Rwanda is a country of only 28,338 square kilometers but with a population of over 10 million. Because of the deaths of so many men in the genocide, women make up more than half (51.8 percent) of the population. Its population density of over 300 people per square kilometer. is the highest in Africa. The fertility rate is high and the population has been increasing at an annual rate of about 2.8 percent. The population growth strains development, equitable distribution of resources and agriculture, which is the mainstay of the economy of the country. Population control is therefore one of the government’s top priorities.
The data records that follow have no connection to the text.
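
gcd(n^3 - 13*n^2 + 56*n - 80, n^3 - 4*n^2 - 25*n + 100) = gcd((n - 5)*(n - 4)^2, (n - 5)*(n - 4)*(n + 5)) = n^2 - 9*n + 20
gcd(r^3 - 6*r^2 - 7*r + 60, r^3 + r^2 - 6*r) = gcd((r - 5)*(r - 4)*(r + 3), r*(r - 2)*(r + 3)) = r + 3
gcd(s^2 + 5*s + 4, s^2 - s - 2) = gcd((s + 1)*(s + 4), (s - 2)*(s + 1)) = s + 1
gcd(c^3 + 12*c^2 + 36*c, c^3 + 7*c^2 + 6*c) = c^2 + 6*c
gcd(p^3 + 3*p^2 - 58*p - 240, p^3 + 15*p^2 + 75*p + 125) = p + 5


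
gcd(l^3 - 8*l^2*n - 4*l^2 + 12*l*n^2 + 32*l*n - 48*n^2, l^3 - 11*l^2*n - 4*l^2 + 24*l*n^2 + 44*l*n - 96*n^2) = l - 4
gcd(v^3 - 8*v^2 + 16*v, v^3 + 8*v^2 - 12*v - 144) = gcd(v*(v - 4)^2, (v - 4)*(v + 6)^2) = v - 4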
Gender issues in Rwanda are mixed. Maternal and child mortality is decreasing, but there is still far to go. Women, however, hold a large percent of senior level jobs in many sectors including business, government and education. Education opportunities for girls and women are good in much of Rwanda, but in poor rural areas, women still face challenges in accessing education.
Almost half (44.9 percent) of the population lives below the poverty line. Most of the poor are rural farmers. Sixty percent of Rwandans live in rural areas. Ninety percent of the labor force works in agriculture, but only 31.9 percent of the GDP is from that sector.
The country is striving to rebuild its economy, with coffee and tea production being among its main sources of foreign exchange. It is expected that if the country continues with its reforms and market economy approach, the future for development looks good.